Steven will discuss how the bulk liquid storage industry can work to win business in a world increasingly driven by artificial intelligence. Customers today hold new expectations of what benefits companies should deliver. These include the provision of hyper-personalised offerings and seamless interfaces. Steven will identify and expand upon the three areas of investment decision-makers must focus on if they are to lead AI first-companies; data leverage, effortless user interfaces and intelligence augmented.
He will also reflect on the new competitive battlefield ushered in by the rise of AI. Non-tech companies in attendance will be taught how to deal with this. Steven will stress the importance of leveraging human strengths, as he argues that human empathy, passion and creativity, will become even more valuable for companies the more digital the world becomes.

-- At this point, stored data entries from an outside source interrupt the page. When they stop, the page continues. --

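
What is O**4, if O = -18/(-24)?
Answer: 81/256 ≈ 0.31641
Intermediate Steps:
O = 3/4 (O = -18*(-1/24) = 3/4 ≈ 0.75000)
O**4 = (3/4)**4 = 81/256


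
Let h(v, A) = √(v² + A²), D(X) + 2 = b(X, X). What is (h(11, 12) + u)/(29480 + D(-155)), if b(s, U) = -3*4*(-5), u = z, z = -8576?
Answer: -4288/14769 + √265/29538 ≈ -0.28979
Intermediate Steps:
u = -8576
b(s, U) = 60 (b(s, U) = -12*(-5) = 60)
D(X) = 58 (D(X) = -2 + 60 = 58)
h(v, A) = √(A² + v²)
(h(11, 12) + u)/(29480 + D(-155)) = (√(12² + 11²) - 8576)/(29480 + 58) = (√(144 + 121) - 8576)/29538 = (√265 - 8576)*(1/29538) = (-8576 + √265)*(1/29538) = -4288/14769 + √265/29538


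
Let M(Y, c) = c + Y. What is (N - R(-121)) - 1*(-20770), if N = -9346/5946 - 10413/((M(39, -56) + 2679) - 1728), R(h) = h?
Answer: 57974430331/2776782 ≈ 20878.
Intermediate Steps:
M(Y, c) = Y + c
N = -35322431/2776782 (N = -9346/5946 - 10413/(((39 - 56) + 2679) - 1728) = -9346*1/5946 - 10413/((-17 + 2679) - 1728) = -4673/2973 - 10413/(2662 - 1728) = -4673/2973 - 10413/934 = -35322431/2776782 ≈ -12.721)
(N - R(-121)) - 1*(-20770) = (-35322431/2776782 - 1*(-121)) - 1*(-20770) = (-35322431/2776782 + 121) + 20770 = 300668191/2776782 + 20770 = 57974430331/2776782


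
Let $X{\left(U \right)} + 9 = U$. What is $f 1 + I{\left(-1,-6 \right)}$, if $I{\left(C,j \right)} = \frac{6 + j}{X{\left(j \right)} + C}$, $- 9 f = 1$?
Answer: $- \frac{1}{9} \approx -0.11111$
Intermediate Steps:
$f = - \frac{1}{9}$ ($f = \left(- \frac{1}{9}\right) 1 = - \frac{1}{9} \approx -0.11111$)
$X{\left(U \right)} = -9 + U$
$I{\left(C,j \right)} = \frac{6 + j}{-9 + C + j}$ ($I{\left(C,j \right)} = \frac{6 + j}{\left(-9 + j\right) + C} = \frac{6 + j}{-9 + C + j}$)
$f 1 + I{\left(-1,-6 \right)} = \left(- \frac{1}{9}\right) 1 + \frac{6 - 6}{-9 - 1 - 6} = - \frac{1}{9} + \frac{1}{-16} \cdot 0 = - \frac{1}{9} - 0 = - \frac{1}{9} + 0 = - \frac{1}{9}$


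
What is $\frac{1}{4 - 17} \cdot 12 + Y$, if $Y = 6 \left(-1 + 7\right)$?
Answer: $\frac{456}{13} \approx 35.077$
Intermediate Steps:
$Y = 36$ ($Y = 6 \cdot 6 = 36$)
$\frac{1}{4 - 17} \cdot 12 + Y = \frac{1}{4 - 17} \cdot 12 + 36 = \frac{1}{-13} \cdot 12 + 36 = \left(- \frac{1}{13}\right) 12 + 36 = - \frac{12}{13} + 36 = \frac{456}{13}$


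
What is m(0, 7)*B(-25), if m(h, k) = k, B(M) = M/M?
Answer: 7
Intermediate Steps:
B(M) = 1
m(0, 7)*B(-25) = 7*1 = 7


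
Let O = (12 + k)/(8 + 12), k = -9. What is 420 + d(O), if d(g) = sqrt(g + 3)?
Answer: 420 + 3*sqrt(35)/10 ≈ 421.77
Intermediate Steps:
O = 3/20 (O = (12 - 9)/(8 + 12) = 3/20 ≈ 0.15000)
d(g) = sqrt(3 + g)
420 + d(O) = 420 + sqrt(3 + 3/20) = 420 + sqrt(63/20) = 420 + 3*sqrt(35)/10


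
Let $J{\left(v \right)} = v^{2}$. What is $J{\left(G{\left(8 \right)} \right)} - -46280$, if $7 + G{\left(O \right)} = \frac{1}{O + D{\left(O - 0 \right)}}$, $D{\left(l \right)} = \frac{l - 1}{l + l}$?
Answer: $\frac{844316041}{18225} \approx 46327.0$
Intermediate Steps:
$D{\left(l \right)} = \frac{-1 + l}{2 l}$
$G{\left(O \right)} = -7 + \frac{1}{O + \frac{-1 + O}{2 O}}$ ($G{\left(O \right)} = -7 + \frac{1}{O + \frac{-1 + \left(O - 0\right)}{2 \left(O - 0\right)}} = -7 + \frac{1}{O + \frac{-1 + \left(O + 0\right)}{2 \left(O + 0\right)}} = -7 + \frac{1}{O + \frac{-1 + O}{2 O}}$)
$J{\left(G{\left(8 \right)} \right)} - -46280 = \left(\frac{7 - 14 \cdot 8^{2} - 40}{-1 + 8 + 2 \cdot 8^{2}}\right)^{2} - -46280 = \left(\frac{7 - 896 - 40}{-1 + 8 + 2 \cdot 64}\right)^{2} + 46280 = \left(\frac{7 - 896 - 40}{-1 + 8 + 128}\right)^{2} + 46280 = \left(\frac{1}{135} \left(-929\right)\right)^{2} + 46280 = \left(- \frac{929}{135}\right)^{2} + 46280 = \frac{863041}{18225} + 46280 = \frac{844316041}{18225}$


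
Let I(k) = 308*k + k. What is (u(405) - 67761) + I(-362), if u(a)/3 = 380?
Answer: -178479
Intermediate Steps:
I(k) = 309*k
u(a) = 1140 (u(a) = 3*380 = 1140)
(u(405) - 67761) + I(-362) = (1140 - 67761) + 309*(-362) = -66621 - 111858 = -178479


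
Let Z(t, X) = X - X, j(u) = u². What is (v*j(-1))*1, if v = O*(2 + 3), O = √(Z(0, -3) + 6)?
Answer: 5*√6 ≈ 12.247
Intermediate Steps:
Z(t, X) = 0
O = √6 (O = √(0 + 6) = √6 ≈ 2.4495)
v = 5*√6 (v = √6*(2 + 3) = √6*5 = 5*√6 ≈ 12.247)
(v*j(-1))*1 = ((5*√6)*(-1)²)*1 = ((5*√6)*1)*1 = (5*√6)*1 = 5*√6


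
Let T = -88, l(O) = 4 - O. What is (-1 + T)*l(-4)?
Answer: -712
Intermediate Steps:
(-1 + T)*l(-4) = (-1 - 88)*(4 - 1*(-4)) = -89*(4 + 4) = -89*8 = -712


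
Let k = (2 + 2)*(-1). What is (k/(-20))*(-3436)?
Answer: -3436/5 ≈ -687.20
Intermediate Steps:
k = -4 (k = 4*(-1) = -4)
(k/(-20))*(-3436) = -4/(-20)*(-3436) = -4*(-1/20)*(-3436) = (⅕)*(-3436) = -3436/5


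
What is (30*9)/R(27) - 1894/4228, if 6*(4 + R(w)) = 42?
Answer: 189313/2114 ≈ 89.552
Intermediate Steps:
R(w) = 3 (R(w) = -4 + (⅙)*42 = -4 + 7 = 3)
(30*9)/R(27) - 1894/4228 = (30*9)/3 - 1894/4228 = 270*(⅓) - 1894*1/4228 = 90 - 947/2114 = 189313/2114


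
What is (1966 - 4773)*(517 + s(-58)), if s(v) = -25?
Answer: -1381044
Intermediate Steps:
(1966 - 4773)*(517 + s(-58)) = (1966 - 4773)*(517 - 25) = -2807*492 = -1381044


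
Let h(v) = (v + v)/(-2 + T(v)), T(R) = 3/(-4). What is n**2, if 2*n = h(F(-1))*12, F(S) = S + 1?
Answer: 0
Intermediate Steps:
F(S) = 1 + S
T(R) = -3/4 (T(R) = 3*(-1/4) = -3/4)
h(v) = -8*v/11 (h(v) = (v + v)/(-2 - 3/4) = (2*v)/(-11/4) = (2*v)*(-4/11) = -8*v/11)
n = 0 (n = (-8*(1 - 1)/11*12)/2 = (-8/11*0*12)/2 = (0*12)/2 = (1/2)*0 = 0)
n**2 = 0**2 = 0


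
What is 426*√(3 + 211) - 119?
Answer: -119 + 426*√214 ≈ 6112.8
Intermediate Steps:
426*√(3 + 211) - 119 = 426*√214 - 119 = -119 + 426*√214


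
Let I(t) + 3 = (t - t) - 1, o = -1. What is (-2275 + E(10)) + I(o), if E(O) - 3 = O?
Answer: -2266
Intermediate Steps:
E(O) = 3 + O
I(t) = -4 (I(t) = -3 + ((t - t) - 1) = -3 + (0 - 1) = -3 - 1 = -4)
(-2275 + E(10)) + I(o) = (-2275 + (3 + 10)) - 4 = (-2275 + 13) - 4 = -2262 - 4 = -2266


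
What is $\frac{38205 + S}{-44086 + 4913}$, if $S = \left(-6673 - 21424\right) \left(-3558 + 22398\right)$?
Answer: $\frac{529309275}{39173} \approx 13512.0$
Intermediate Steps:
$S = -529347480$ ($S = \left(-28097\right) 18840 = -529347480$)
$\frac{38205 + S}{-44086 + 4913} = \frac{38205 - 529347480}{-44086 + 4913} = - \frac{529309275}{-39173} = \left(-529309275\right) \left(- \frac{1}{39173}\right) = \frac{529309275}{39173}$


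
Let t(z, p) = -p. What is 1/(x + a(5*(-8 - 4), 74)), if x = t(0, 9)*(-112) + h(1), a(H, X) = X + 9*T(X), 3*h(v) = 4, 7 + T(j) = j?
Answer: 3/5059 ≈ 0.00059300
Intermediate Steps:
T(j) = -7 + j
h(v) = 4/3 (h(v) = (1/3)*4 = 4/3)
a(H, X) = -63 + 10*X (a(H, X) = X + 9*(-7 + X) = X + (-63 + 9*X) = -63 + 10*X)
x = 3028/3 (x = -1*9*(-112) + 4/3 = -9*(-112) + 4/3 = 1008 + 4/3 = 3028/3 ≈ 1009.3)
1/(x + a(5*(-8 - 4), 74)) = 1/(3028/3 + (-63 + 10*74)) = 1/(3028/3 + (-63 + 740)) = 1/(3028/3 + 677) = 1/(5059/3) = 3/5059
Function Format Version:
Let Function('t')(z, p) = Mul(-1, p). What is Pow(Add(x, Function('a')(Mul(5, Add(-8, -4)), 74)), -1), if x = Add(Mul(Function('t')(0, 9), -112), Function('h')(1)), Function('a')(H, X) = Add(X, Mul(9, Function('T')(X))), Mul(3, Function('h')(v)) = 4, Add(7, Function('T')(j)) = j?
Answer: Rational(3, 5059) ≈ 0.00059300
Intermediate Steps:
Function('T')(j) = Add(-7, j)
Function('h')(v) = Rational(4, 3) (Function('h')(v) = Mul(Rational(1, 3), 4) = Rational(4, 3))
Function('a')(H, X) = Add(-63, Mul(10, X)) (Function('a')(H, X) = Add(X, Mul(9, Add(-7, X))) = Add(X, Add(-63, Mul(9, X))) = Add(-63, Mul(10, X)))
x = Rational(3028, 3) (x = Add(Mul(Mul(-1, 9), -112), Rational(4, 3)) = Add(Mul(-9, -112), Rational(4, 3)) = Add(1008, Rational(4, 3)) = Rational(3028, 3) ≈ 1009.3)
Pow(Add(x, Function('a')(Mul(5, Add(-8, -4)), 74)), -1) = Pow(Add(Rational(3028, 3), Add(-63, Mul(10, 74))), -1) = Pow(Add(Rational(3028, 3), Add(-63, 740)), -1) = Pow(Add(Rational(3028, 3), 677), -1) = Pow(Rational(5059, 3), -1) = Rational(3, 5059)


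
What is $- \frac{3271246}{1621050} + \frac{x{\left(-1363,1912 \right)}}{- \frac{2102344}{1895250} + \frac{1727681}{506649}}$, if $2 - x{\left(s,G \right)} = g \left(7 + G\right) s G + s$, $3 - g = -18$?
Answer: $\frac{13622815614274299829996592498}{298440293780564475} \approx 4.5647 \cdot 10^{10}$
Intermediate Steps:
$g = 21$ ($g = 3 - -18 = 3 + 18 = 21$)
$x{\left(s,G \right)} = 2 - s - G s \left(147 + 21 G\right)$ ($x{\left(s,G \right)} = 2 - \left(21 \left(7 + G\right) s G + s\right) = 2 - \left(\left(147 + 21 G\right) s G + s\right) = 2 - \left(s \left(147 + 21 G\right) G + s\right) = 2 - \left(G s \left(147 + 21 G\right) + s\right) = 2 - \left(s + G s \left(147 + 21 G\right)\right) = 2 - s - G s \left(147 + 21 G\right)$)
$- \frac{3271246}{1621050} + \frac{x{\left(-1363,1912 \right)}}{- \frac{2102344}{1895250} + \frac{1727681}{506649}} = - \frac{3271246}{1621050} + \frac{2 - -1363 - 281064 \left(-1363\right) - - 28623 \cdot 1912^{2}}{- \frac{2102344}{1895250} + \frac{1727681}{506649}} = \left(-3271246\right) \frac{1}{1621050} + \frac{2 + 1363 + 383090232 - \left(-28623\right) 3655744}{\left(-2102344\right) \frac{1}{1895250} + 1727681 \cdot \frac{1}{506649}} = - \frac{1635623}{810525} + \frac{2 + 1363 + 383090232 + 104638360512}{- \frac{1051172}{947625} + \frac{1727681}{506649}} = - \frac{1635623}{810525} + \frac{105021452109}{\frac{368206154999}{160037752875}} = - \frac{1635623}{810525} + 105021452109 \cdot \frac{160037752875}{368206154999} = - \frac{1635623}{810525} + \frac{16807397199193789563375}{368206154999} = \frac{13622815614274299829996592498}{298440293780564475}$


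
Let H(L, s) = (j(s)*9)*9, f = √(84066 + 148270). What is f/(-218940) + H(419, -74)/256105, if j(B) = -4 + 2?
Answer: -162/256105 - √14521/54735 ≈ -0.0028341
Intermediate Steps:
j(B) = -2
f = 4*√14521 (f = √232336 = 4*√14521 ≈ 482.01)
H(L, s) = -162 (H(L, s) = -2*9*9 = -18*9 = -162)
f/(-218940) + H(419, -74)/256105 = (4*√14521)/(-218940) - 162/256105 = (4*√14521)*(-1/218940) - 162*1/256105 = -√14521/54735 - 162/256105 = -162/256105 - √14521/54735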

Matthew Hudson, Terminal Manager at Shell, is also speaking at StocExpo Europe 2019. His session will discuss the practical implications of implementing new oil terminal technologies. By working to modernise Shell’s terminals, Matthew hopes to deliver value both financially and in terms of safety, as tank offline time and human exposure are reduced.
Shell has invested in ROV technology in the form of robotic tank-cleaning. Hudson will talk about how he wants to take this technology further by developing submersible robots. These will be designed to enter through the roof of an oil tank into the product, removing the need to drain down the tank and break containment.
Matthew will also discuss the value he places on building professional networks in order to share knowledge. To put this into context, Shell recently called in a brain cancer surgeon who spoke about the marker dyes he uses as part of his work. These attach to certain brain cells and fluoresce under the right light. This thinking helped Matthew’s team to work towards developing marker dyes that attach to hydrocarbons in a facility; a process that functions as a leak detection service.
Matthew works continuously to develop and modernise Shell’s terminals. His talk will touch upon the very latest developments the company is trialling. Right now, for instance, the team is developing instruments to do product quality samples inline in order to provide more accurate readings and to avoid the need to break containment by pulling a physical sample out of the line.